I will be posting the actual error messages.

Dear @kai,

unfortunately, I haven’t had the time to reproduce the errors, yet. However, I want to give you a better picture of what my current approach to parallelizing with Ray and Tune is. So on my local machine I run something similar to this with PyTorch:

def fit_hyper_parameter(model, optimizer, objective, device, idx):
    """Function containing the actual training loop"""
    # Get specific training and test set based on some idx I specified in advance
    train_loader, test_loader = get_inner_data_loaders(outer_inner_idx=idx)

    for itr in range(1, (batches_per_epoch * 100) + 1):
        # Perform training loop on one GPU

        with torch.no_grad():
            if itr % batches_per_epoch == 0:
               # Compute some accuracy metric of test set and report to tune
                tune.report(val_loss=accuracy_metric)

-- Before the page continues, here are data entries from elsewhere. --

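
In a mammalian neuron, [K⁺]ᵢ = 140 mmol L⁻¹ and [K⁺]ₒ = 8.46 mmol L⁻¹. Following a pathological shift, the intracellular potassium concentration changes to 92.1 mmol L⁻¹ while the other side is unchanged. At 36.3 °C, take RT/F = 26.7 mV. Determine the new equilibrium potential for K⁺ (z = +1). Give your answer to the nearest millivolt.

-64 mV

After the shift: [K⁺]_out = 8.46, [K⁺]_in = 92.1 mmol L⁻¹.
E_new = (26.7/1)·ln(8.46/92.1) = 26.70 · (-2.3875) = -63.75 mV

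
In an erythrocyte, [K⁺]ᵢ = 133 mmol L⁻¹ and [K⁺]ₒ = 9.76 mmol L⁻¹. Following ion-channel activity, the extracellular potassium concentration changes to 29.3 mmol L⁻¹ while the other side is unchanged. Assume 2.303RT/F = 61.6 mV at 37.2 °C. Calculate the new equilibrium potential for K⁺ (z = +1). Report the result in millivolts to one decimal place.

After the shift: [K⁺]_out = 29.3, [K⁺]_in = 133 mmol L⁻¹.
E_new = (61.6/1)·log₁₀(29.3/133) = 61.60 · (-0.6570) = -40.47 mV

-40.5 mV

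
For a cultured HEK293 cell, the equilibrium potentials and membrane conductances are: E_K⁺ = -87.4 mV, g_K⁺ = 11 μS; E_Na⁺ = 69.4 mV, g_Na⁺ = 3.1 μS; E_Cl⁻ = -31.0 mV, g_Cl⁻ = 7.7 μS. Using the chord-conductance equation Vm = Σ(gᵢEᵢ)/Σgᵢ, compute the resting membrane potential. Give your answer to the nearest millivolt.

-45 mV

Σ gᵢEᵢ = 11·(-87.4) + 3.1·(69.4) + 7.7·(-31.0) = -984.96
Σ gᵢ = 11 + 3.1 + 7.7 = 21.8
Vm = -984.96 / 21.8 = -45.18 mV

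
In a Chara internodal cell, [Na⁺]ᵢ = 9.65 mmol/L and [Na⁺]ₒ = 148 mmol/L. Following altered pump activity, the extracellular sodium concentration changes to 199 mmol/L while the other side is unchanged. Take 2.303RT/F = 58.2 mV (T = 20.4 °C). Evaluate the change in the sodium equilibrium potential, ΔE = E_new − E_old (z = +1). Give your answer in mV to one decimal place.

7.5 mV

E_old = (58.2/1)·log₁₀(148/9.65) = 69.01 mV
E_new = (58.2/1)·log₁₀(199/9.65) = 76.49 mV
ΔE = 76.49 − (69.01) = 7.48 mV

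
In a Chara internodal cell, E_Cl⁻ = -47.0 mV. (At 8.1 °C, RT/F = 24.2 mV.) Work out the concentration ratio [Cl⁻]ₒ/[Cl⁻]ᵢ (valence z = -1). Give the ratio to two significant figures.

7.0

ln([out]/[in]) = E·z/(24.2) = -47.0 × -1 / 24.2 = 1.9421
[out]/[in] = e^(1.9421) = 6.974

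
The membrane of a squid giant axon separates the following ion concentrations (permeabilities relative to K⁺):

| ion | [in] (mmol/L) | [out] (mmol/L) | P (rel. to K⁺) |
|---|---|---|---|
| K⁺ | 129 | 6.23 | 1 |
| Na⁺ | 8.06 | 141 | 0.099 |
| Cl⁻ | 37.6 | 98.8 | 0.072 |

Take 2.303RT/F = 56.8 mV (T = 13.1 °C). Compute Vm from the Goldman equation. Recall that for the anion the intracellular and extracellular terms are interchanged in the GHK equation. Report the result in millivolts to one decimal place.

-44.1 mV

Vm = 56.8 · log₁₀[(Σ P·[cation]ₒ + Σ P·[anion]ᵢ) / (Σ P·[cation]ᵢ + Σ P·[anion]ₒ)]
Numerator = 1×6.23 + 0.099×141 + 0.072×37.6 = 22.9
Denominator = 1×129 + 0.099×8.06 + 0.072×98.8 = 136.9
Vm = 56.8 · log₁₀(0.16723) = 56.8 × (-0.7767) = -44.12 mV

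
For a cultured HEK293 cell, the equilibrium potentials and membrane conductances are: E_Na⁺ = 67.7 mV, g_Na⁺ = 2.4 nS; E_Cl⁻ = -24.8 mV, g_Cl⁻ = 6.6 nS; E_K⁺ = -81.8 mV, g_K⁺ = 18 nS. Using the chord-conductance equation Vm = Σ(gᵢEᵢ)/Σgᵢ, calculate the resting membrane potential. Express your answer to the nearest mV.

-55 mV

Σ gᵢEᵢ = 2.4·(67.7) + 6.6·(-24.8) + 18·(-81.8) = -1473.60
Σ gᵢ = 2.4 + 6.6 + 18 = 27
Vm = -1473.60 / 27 = -54.58 mV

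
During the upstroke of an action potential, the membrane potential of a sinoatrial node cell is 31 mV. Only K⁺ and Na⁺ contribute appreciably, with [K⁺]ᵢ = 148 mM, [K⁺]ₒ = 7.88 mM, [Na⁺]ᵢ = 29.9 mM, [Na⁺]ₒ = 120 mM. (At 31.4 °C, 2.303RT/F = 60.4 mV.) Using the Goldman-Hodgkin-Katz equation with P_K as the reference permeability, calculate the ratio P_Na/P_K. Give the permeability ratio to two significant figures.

21

Let α = P_Na/P_K. GHK: Vm = 60.4·log₁₀[(Kₒ + α·Naₒ)/(Kᵢ + α·Naᵢ)].
10^(Vm/60.4) = 10^(31.0/60.4) = 3.2602
So 3.2602·(Kᵢ + α·Naᵢ) = Kₒ + α·Naₒ → α = (3.2602·148.0 − 7.88) / (120.0 − 3.2602·29.9)
α = (482.5 − 7.88) / (120.0 − 97.48) = 474.6/22.52 = 21.08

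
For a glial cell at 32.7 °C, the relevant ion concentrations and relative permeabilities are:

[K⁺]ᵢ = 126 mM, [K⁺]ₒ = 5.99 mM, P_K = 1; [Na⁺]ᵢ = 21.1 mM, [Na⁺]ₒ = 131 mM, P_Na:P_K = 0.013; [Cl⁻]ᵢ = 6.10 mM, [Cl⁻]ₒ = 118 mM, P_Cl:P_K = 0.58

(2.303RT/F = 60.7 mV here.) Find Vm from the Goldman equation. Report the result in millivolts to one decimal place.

-75.2 mV

Vm = 60.7 · log₁₀[(Σ P·[cation]ₒ + Σ P·[anion]ᵢ) / (Σ P·[cation]ᵢ + Σ P·[anion]ₒ)]
Numerator = 1×5.99 + 0.013×131 + 0.58×6.10 = 11.23
Denominator = 1×126 + 0.013×21.1 + 0.58×118 = 194.7
Vm = 60.7 · log₁₀(0.057679) = 60.7 × (-1.2390) = -75.21 mV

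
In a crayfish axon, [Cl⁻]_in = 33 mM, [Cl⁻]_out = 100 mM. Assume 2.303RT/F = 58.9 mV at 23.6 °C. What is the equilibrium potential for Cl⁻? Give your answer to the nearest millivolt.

E = (58.9/z) · log₁₀([Cl⁻]_out/[Cl⁻]_in) with z = -1.
For an anion, dividing by z = -1 reverses the sign.
= (58.9/-1) · log₁₀(100/33) = -58.90 · log₁₀(3.03)
= -58.90 · (0.4815) = -28.36 mV

-28 mV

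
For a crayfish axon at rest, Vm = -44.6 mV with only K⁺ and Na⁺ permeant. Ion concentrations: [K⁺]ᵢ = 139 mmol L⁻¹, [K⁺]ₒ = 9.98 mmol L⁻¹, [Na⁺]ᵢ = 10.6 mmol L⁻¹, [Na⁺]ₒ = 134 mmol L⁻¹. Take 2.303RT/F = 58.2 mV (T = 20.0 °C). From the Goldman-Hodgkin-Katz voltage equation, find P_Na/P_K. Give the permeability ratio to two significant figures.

0.10

Let α = P_Na/P_K. GHK: Vm = 58.2·log₁₀[(Kₒ + α·Naₒ)/(Kᵢ + α·Naᵢ)].
10^(Vm/58.2) = 10^(-44.6/58.2) = 0.17127
So 0.17127·(Kᵢ + α·Naᵢ) = Kₒ + α·Naₒ → α = (0.17127·139.0 − 9.98) / (134.0 − 0.17127·10.6)
α = (23.81 − 9.98) / (134.0 − 1.815) = 13.83/132.2 = 0.1046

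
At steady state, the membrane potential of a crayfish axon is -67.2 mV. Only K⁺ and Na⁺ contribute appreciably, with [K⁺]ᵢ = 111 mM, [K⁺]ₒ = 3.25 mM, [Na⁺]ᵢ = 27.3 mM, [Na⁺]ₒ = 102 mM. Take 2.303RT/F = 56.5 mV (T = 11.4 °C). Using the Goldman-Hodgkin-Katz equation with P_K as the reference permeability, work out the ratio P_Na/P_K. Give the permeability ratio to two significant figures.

0.039

Let α = P_Na/P_K. GHK: Vm = 56.5·log₁₀[(Kₒ + α·Naₒ)/(Kᵢ + α·Naᵢ)].
10^(Vm/56.5) = 10^(-67.2/56.5) = 0.064658
So 0.064658·(Kᵢ + α·Naᵢ) = Kₒ + α·Naₒ → α = (0.064658·111.0 − 3.25) / (102.0 − 0.064658·27.3)
α = (7.177 − 3.25) / (102.0 − 1.765) = 3.927/100.2 = 0.03918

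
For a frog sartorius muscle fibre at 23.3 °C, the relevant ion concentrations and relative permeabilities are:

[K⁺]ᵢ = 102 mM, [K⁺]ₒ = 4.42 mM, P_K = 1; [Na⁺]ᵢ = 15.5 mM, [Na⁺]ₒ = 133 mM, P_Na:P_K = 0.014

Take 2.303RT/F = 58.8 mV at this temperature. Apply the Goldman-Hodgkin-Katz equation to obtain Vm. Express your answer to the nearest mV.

-71 mV

Vm = 58.8 · log₁₀[(Σ P·[cation]ₒ + Σ P·[anion]ᵢ) / (Σ P·[cation]ᵢ + Σ P·[anion]ₒ)]
Numerator = 1×4.42 + 0.014×133 = 6.282
Denominator = 1×102 + 0.014×15.5 = 102.2
Vm = 58.8 · log₁₀(0.061457) = 58.8 × (-1.2114) = -71.23 mV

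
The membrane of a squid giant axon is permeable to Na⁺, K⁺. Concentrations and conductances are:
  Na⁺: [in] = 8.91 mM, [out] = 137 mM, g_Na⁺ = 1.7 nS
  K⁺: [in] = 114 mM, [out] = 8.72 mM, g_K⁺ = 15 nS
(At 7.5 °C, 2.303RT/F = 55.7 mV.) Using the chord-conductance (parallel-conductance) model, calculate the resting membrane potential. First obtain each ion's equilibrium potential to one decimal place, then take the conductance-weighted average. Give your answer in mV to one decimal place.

-49.1 mV

E_Na⁺ = (55.7/1)·log₁₀(137/8.91) = 66.1 mV
E_K⁺ = (55.7/1)·log₁₀(8.72/114) = -62.2 mV
Vm = (Σ gᵢEᵢ)/(Σ gᵢ) = (1.7·66.1 + 15·-62.2) / (1.7 + 15)
= -820.63 / 16.7 = -49.14 mV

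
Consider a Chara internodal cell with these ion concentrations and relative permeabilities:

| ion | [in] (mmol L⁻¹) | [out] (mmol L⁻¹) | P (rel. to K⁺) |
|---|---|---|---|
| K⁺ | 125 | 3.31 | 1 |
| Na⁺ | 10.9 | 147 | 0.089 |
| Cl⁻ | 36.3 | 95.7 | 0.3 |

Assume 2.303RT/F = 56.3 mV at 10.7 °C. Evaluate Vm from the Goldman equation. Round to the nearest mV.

-42 mV

Vm = 56.3 · log₁₀[(Σ P·[cation]ₒ + Σ P·[anion]ᵢ) / (Σ P·[cation]ᵢ + Σ P·[anion]ₒ)]
Numerator = 1×3.31 + 0.089×147 + 0.3×36.3 = 27.28
Denominator = 1×125 + 0.089×10.9 + 0.3×95.7 = 154.7
Vm = 56.3 · log₁₀(0.17638) = 56.3 × (-0.7535) = -42.42 mV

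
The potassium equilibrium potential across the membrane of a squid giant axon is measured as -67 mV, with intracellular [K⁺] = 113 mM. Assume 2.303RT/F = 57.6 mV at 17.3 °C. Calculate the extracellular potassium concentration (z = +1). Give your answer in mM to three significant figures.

7.76 mM

Nernst: E = (57.6/1) · log₁₀([out]/[in]), so log₁₀([out]/[in]) = -67.0 × 1 / 57.6 = -1.1632.
[out]/[in] = 10^(-1.1632) = 0.06868.
[out] = 0.06868 × 113 = 7.76 mM.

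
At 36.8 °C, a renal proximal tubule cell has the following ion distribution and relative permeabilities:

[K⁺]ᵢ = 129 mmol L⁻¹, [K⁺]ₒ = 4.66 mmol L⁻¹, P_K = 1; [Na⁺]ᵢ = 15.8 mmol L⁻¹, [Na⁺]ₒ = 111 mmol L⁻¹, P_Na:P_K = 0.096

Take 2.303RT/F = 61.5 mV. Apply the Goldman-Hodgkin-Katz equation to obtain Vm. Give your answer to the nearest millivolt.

Vm = 61.5 · log₁₀[(Σ P·[cation]ₒ + Σ P·[anion]ᵢ) / (Σ P·[cation]ᵢ + Σ P·[anion]ₒ)]
Numerator = 1×4.66 + 0.096×111 = 15.32
Denominator = 1×129 + 0.096×15.8 = 130.5
Vm = 61.5 · log₁₀(0.11735) = 61.5 × (-0.9305) = -57.23 mV

-57 mV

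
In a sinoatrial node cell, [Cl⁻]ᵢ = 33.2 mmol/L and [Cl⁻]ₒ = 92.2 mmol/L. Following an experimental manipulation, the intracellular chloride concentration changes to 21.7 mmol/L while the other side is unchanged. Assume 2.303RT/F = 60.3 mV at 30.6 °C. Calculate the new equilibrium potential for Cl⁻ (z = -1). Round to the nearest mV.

After the shift: [Cl⁻]_out = 92.2, [Cl⁻]_in = 21.7 mmol/L.
E_new = (60.3/-1)·log₁₀(92.2/21.7) = -60.30 · (0.6283) = -37.88 mV

-38 mV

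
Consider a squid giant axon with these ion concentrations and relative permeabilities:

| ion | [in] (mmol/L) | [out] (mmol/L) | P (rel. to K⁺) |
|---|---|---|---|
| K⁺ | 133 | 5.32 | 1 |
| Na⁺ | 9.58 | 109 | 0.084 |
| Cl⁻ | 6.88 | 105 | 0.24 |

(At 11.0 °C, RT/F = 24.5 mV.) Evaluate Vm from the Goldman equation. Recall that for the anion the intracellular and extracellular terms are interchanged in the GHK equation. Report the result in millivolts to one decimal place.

-56.1 mV

Vm = 24.5 · ln[(Σ P·[cation]ₒ + Σ P·[anion]ᵢ) / (Σ P·[cation]ᵢ + Σ P·[anion]ₒ)]
Numerator = 1×5.32 + 0.084×109 + 0.24×6.88 = 16.13
Denominator = 1×133 + 0.084×9.58 + 0.24×105 = 159
Vm = 24.5 · ln(0.10143) = 24.5 × (-2.2884) = -56.07 mV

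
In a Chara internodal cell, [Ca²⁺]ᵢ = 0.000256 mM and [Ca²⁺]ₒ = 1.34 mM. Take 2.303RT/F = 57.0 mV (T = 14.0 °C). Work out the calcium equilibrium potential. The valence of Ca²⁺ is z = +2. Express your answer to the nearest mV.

E = (57.0/z) · log₁₀([Ca²⁺]_out/[Ca²⁺]_in) with z = +2.
= (57.0/2) · log₁₀(1.34/0.000256) = 28.50 · log₁₀(5234)
= 28.50 · (3.7189) = 105.99 mV

106 mV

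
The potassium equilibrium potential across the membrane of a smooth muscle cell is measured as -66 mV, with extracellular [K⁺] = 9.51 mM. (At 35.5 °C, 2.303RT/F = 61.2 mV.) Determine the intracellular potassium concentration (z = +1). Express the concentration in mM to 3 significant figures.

114 mM

Nernst: E = (61.2/1) · log₁₀([out]/[in]), so log₁₀([out]/[in]) = -66.0 × 1 / 61.2 = -1.0784.
[out]/[in] = 10^(-1.0784) = 0.08348.
[in] = 9.51 / 0.08348 = 113.9 mM.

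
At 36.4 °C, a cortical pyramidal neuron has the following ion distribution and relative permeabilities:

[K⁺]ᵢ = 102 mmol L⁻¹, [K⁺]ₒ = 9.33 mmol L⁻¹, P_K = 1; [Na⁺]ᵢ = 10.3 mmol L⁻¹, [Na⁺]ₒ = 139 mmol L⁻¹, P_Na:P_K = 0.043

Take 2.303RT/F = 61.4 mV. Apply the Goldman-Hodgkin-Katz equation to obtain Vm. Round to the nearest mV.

Vm = 61.4 · log₁₀[(Σ P·[cation]ₒ + Σ P·[anion]ᵢ) / (Σ P·[cation]ᵢ + Σ P·[anion]ₒ)]
Numerator = 1×9.33 + 0.043×139 = 15.31
Denominator = 1×102 + 0.043×10.3 = 102.4
Vm = 61.4 · log₁₀(0.14942) = 61.4 × (-0.8256) = -50.69 mV

-51 mV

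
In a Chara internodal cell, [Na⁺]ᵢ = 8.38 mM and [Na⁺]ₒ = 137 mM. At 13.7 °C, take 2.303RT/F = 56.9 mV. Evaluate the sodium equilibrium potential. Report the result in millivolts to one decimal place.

69.0 mV

E = (56.9/z) · log₁₀([Na⁺]_out/[Na⁺]_in) with z = +1.
= (56.9/1) · log₁₀(137/8.38) = 56.90 · log₁₀(16.35)
= 56.90 · (1.2135) = 69.05 mV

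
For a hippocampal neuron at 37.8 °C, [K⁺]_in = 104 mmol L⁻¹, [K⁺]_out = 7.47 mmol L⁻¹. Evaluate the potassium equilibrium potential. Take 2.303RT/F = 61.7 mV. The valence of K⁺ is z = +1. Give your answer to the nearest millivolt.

E = (61.7/z) · log₁₀([K⁺]_out/[K⁺]_in) with z = +1.
= (61.7/1) · log₁₀(7.47/104) = 61.70 · log₁₀(0.07183)
= 61.70 · (-1.1437) = -70.57 mV

-71 mV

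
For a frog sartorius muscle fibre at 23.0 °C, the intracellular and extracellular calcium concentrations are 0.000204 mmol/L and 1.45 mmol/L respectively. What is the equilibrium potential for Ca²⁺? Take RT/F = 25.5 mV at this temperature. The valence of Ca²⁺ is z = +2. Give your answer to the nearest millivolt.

E = (25.5/z) · ln([Ca²⁺]_out/[Ca²⁺]_in) with z = +2.
= (25.5/2) · ln(1.45/0.000204) = 12.75 · ln(7108)
= 12.75 · (8.8690) = 113.08 mV

113 mV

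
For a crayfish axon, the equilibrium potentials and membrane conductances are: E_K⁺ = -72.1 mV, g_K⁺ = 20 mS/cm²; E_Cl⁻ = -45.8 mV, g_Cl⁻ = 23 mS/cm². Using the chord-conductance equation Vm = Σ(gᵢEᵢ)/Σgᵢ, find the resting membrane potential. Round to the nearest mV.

-58 mV

Σ gᵢEᵢ = 20·(-72.1) + 23·(-45.8) = -2495.40
Σ gᵢ = 20 + 23 = 43
Vm = -2495.40 / 43 = -58.03 mV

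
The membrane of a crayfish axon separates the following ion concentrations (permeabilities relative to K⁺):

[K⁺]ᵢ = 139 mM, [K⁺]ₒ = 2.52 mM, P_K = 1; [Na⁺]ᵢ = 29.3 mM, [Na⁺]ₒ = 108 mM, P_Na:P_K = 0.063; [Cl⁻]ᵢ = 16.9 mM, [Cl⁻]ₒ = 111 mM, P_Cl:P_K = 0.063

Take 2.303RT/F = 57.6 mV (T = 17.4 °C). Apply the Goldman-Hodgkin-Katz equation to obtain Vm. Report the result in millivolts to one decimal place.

-66.4 mV

Vm = 57.6 · log₁₀[(Σ P·[cation]ₒ + Σ P·[anion]ᵢ) / (Σ P·[cation]ᵢ + Σ P·[anion]ₒ)]
Numerator = 1×2.52 + 0.063×108 + 0.063×16.9 = 10.39
Denominator = 1×139 + 0.063×29.3 + 0.063×111 = 147.8
Vm = 57.6 · log₁₀(0.07027) = 57.6 × (-1.1532) = -66.43 mV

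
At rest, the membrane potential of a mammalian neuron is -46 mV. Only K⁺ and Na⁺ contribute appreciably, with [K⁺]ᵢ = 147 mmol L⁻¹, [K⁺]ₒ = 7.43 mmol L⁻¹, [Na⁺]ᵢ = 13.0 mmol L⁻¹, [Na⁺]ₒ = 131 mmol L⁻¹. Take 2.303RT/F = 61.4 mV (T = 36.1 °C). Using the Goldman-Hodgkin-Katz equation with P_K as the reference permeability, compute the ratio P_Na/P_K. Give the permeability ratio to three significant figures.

0.146

Let α = P_Na/P_K. GHK: Vm = 61.4·log₁₀[(Kₒ + α·Naₒ)/(Kᵢ + α·Naᵢ)].
10^(Vm/61.4) = 10^(-46.0/61.4) = 0.17816
So 0.17816·(Kᵢ + α·Naᵢ) = Kₒ + α·Naₒ → α = (0.17816·147.0 − 7.43) / (131.0 − 0.17816·13.0)
α = (26.19 − 7.43) / (131.0 − 2.316) = 18.76/128.7 = 0.1458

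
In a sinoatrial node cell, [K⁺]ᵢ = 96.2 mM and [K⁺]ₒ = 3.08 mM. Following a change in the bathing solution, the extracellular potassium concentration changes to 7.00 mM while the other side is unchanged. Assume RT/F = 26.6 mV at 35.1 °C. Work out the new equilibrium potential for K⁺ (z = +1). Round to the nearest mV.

After the shift: [K⁺]_out = 7.00, [K⁺]_in = 96.2 mM.
E_new = (26.6/1)·ln(7.00/96.2) = 26.60 · (-2.6205) = -69.71 mV

-70 mV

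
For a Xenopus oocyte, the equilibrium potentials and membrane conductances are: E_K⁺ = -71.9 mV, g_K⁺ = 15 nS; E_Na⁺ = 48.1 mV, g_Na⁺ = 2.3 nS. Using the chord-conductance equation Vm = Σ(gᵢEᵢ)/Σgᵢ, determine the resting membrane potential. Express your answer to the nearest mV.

-56 mV

Σ gᵢEᵢ = 15·(-71.9) + 2.3·(48.1) = -967.87
Σ gᵢ = 15 + 2.3 = 17.3
Vm = -967.87 / 17.3 = -55.95 mV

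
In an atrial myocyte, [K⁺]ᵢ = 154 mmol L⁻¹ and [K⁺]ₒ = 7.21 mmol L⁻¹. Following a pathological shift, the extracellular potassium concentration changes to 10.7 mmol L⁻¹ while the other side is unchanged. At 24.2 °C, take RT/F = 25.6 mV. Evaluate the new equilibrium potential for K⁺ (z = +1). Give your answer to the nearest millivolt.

-68 mV

After the shift: [K⁺]_out = 10.7, [K⁺]_in = 154 mmol L⁻¹.
E_new = (25.6/1)·ln(10.7/154) = 25.60 · (-2.6667) = -68.27 mV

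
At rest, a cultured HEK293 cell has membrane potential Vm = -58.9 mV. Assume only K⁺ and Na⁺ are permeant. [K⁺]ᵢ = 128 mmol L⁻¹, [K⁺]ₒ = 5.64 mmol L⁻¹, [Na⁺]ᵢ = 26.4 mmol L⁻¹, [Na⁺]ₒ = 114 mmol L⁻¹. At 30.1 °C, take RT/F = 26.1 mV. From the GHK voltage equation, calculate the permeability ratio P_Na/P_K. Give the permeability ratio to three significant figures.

0.0698

Let α = P_Na/P_K. GHK: Vm = 26.1·ln[(Kₒ + α·Naₒ)/(Kᵢ + α·Naᵢ)].
e^(Vm/26.1) = e^(-58.9/26.1) = 0.10469
So 0.10469·(Kᵢ + α·Naᵢ) = Kₒ + α·Naₒ → α = (0.10469·128.0 − 5.64) / (114.0 − 0.10469·26.4)
α = (13.4 − 5.64) / (114.0 − 2.764) = 7.761/111.2 = 0.06977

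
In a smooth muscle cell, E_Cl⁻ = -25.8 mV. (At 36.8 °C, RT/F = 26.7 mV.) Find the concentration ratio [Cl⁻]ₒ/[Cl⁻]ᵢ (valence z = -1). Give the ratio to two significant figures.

ln([out]/[in]) = E·z/(26.7) = -25.8 × -1 / 26.7 = 0.9663
[out]/[in] = e^(0.9663) = 2.628

2.6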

def init_model_selection(config, idx=None):
    """Function instantiating model, objective, optimizer"""
    device = torch.device('cuda')

    model = SomeModel(
        hyper_param_01=config['hyper_param_01'],
        hyper_param_02=config['hyper_param_02']
        ).to(device=device)    # Send model to GPU for training

    objective = objective_to_minimize.to(device)
    optimizer = some_optmization_method()
    
    # Call the training loop
    fit_hyper_parameter(
        model=model, 
        optimizer=optimizer, 
        objective=objective, 
        device=device, 
        idx=idx
        )


@ray.remote
def run_tune(num_trials, idx):
    """Run a single Tune experiment"""
    scheduler = ASHAScheduler(
        metric='val_loss',
        mode='min',
        max_t=5,
        grace_period=3,
        reduction_factor=2
    )
    rng = np.random.default_rng(seed=12345)
    config = {
        'hyper_param_01': tune.sample_from(lambda _: rng.integers(a, b)),
        'hyper_param_02': tune.sample_from(lambda _: rng.integers(a, b))
    }
    analysis = tune.run(
        partial(init_model_selection, idx=idx),
        scheduler=scheduler,
        resources_per_trial={'cpu': 1, 'gpu': 1},    # One GPU per trial
        num_samples=num_trials,
        config=config,
    )

    # Return the idx for each specific data set in order to differentiate
    # between them later on when evaluating the results
    return [analysis.results_df, idx]


def main():
    outer_num_folds = 10
    inner_num_folds = 10
    data, target = generate_data()    # Full data set
    split_serialize(
        data=data, 
        target=target, 
        outer_num_folds=outer_num_folds, 
        inner_num_folds=inner_num_folds
        )
    idx = [tuple(i) for i in product(range(outer_num_folds), range(inner_num_folds))]
    num_trials = 25  # Number of hyper-parameter configurations
    select_ids = []
    eval_ids = []

    # A validation metric that each Tune experiment over a validation set returns
    val_metric = np.zeros((num_trials, outer_num_folds))

    # Start several Tune experiments in parallel
    for i in range(len(idx)):
        future_id = run_tune.remote(num_trials, idx[i])
        select_ids.append(future_id)

    # Wait until an experiment is finished and process the results
    while select_ids:
        done_ids, select_ids = ray.wait(select_ids)
        val_metric = process_results(ray.get(done_ids[0]), val_metric)

This is able to run as expected on my local machine (32 core CPU, 3 GPUs). I get a lot of warnings, but in the end I get the results I would expect.